É, nesse sentido, que o Cedace procura recrutar voluntários — entre os 18 e os 35 anos — para doações mais jovens, preferencialmente do sexo masculino. “Também há estudos que favorecem este tipo de dadores, embora não de forma tão evidente como no que respeita à idade”, aponta Manuel Abecasis. Mais de 90% dos dadores são caucasianos e é importante sensibilizar as minorias étnicas, já que o transplante será mais bem-sucedido se dador e doente forem da mesma raça.

Hoje, de acordo com o Instituto Português do Sangue e da Transplantação, é possível encontrar um dador compatível para cerca de 70% dos doentes, sendo que, em apenas 25% a 30% dos casos, há um irmão compatível.

Quem queria ser dador, de forma anónima e voluntária, aceita ajudar um doente em qualquer parte do mundo e 60% dos transplantes em Portugal são feitos com células de dadores estrangeiros — daí também a importância de alargar a base de dados.

“Em Portugal fazem-se cerca de 300 transplantes alogénicos (ou seja, com dador saudável) por ano, sendo que mais de 50% são com dadores de registos”, informa o presidente da APCL. Doar é gratuito e todas as despesas são asseguradas, argumenta. Por exemplo, se tem de faltar ao trabalho, esses rendimentos são compensados.

Mas doar medula óssea dói?

Primeiro, importa recordar o que é a medula óssea. “É um tecido de consistência mole que preenche o interior dos ossos longos e as cavidades esponjosas dos ossos”, define o IPST, no seu site. Na medula existem células progenitoras, ou seja, as que têm capacidade de se diferenciar e “dar origem a qualquer célula do sangue periférico”.

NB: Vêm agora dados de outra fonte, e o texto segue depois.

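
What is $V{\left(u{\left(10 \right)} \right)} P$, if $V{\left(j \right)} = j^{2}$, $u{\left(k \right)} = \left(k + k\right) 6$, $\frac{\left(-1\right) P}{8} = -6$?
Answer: $691200$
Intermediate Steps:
$P = 48$ ($P = \left(-8\right) \left(-6\right) = 48$)
$u{\left(k \right)} = 12 k$ ($u{\left(k \right)} = 2 k 6 = 12 k$)
$V{\left(u{\left(10 \right)} \right)} P = \left(12 \cdot 10\right)^{2} \cdot 48 = 120^{2} \cdot 48 = 14400 \cdot 48 = 691200$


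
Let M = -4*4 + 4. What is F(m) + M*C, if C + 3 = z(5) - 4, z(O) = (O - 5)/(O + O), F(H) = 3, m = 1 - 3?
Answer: 87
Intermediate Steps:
m = -2
M = -12 (M = -16 + 4 = -12)
z(O) = (-5 + O)/(2*O) (z(O) = (-5 + O)/((2*O)) = (-5 + O)*(1/(2*O)) = (-5 + O)/(2*O))
C = -7 (C = -3 + ((½)*(-5 + 5)/5 - 4) = -3 + ((½)*(⅕)*0 - 4) = -3 + (0 - 4) = -3 - 4 = -7)
F(m) + M*C = 3 - 12*(-7) = 3 + 84 = 87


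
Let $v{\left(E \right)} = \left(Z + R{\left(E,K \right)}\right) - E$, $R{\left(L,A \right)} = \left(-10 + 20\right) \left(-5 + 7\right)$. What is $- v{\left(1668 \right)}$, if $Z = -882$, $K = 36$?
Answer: $2530$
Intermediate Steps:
$R{\left(L,A \right)} = 20$ ($R{\left(L,A \right)} = 10 \cdot 2 = 20$)
$v{\left(E \right)} = -862 - E$ ($v{\left(E \right)} = \left(-882 + 20\right) - E = -862 - E$)
$- v{\left(1668 \right)} = - (-862 - 1668) = \left(-1\right) \left(-2530\right) = 2530$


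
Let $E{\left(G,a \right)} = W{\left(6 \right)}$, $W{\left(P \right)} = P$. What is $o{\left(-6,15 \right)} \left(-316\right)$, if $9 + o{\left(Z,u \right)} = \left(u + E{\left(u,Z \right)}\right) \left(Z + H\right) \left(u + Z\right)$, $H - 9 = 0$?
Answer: $-176328$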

Quando se faz um transplante, as células saudáveis vão substituir as células doentes. Nas leucemias agudas é “mais frequente” ser preciso transplantação — Simão foi diagnosticado com leucemia linfoblástica aguda, uma forma rara, que representa apenas 0,3% de todas as neoplasias, pode ler-se no site da APCL. Muitos casos de leucemia são curados apenas com quimioterapia e recurso a fármacos inovadores, explica o especialista Manuel Abecasis.

Para o dador, o transplante, feito com recurso a anestesia, “envolve um risco muito pequeno para quem dá e, para o doente, a dádiva pode fazer a diferença entre a vida e a morte”, apela. Manuel Abecasis aconselha que, quem se quiser inscrever, esclareça as suas dúvidas com um profissional de saúde.

Se já é dador, não se esqueça de ir mantendo actualizados os contactos junto do Cedace, porque a chamada pode chegar a qualquer momento, mesmo depois de terem decorrido muitos anos desde a sua inscrição. E não se esqueça de que também são precisos dadores de sangue, termina o presidente da APCL: “O nosso país tem uma enorme necessidade de dadores, sem sangue e plaquetas não é possível tratar nem transplantar os que precisam.”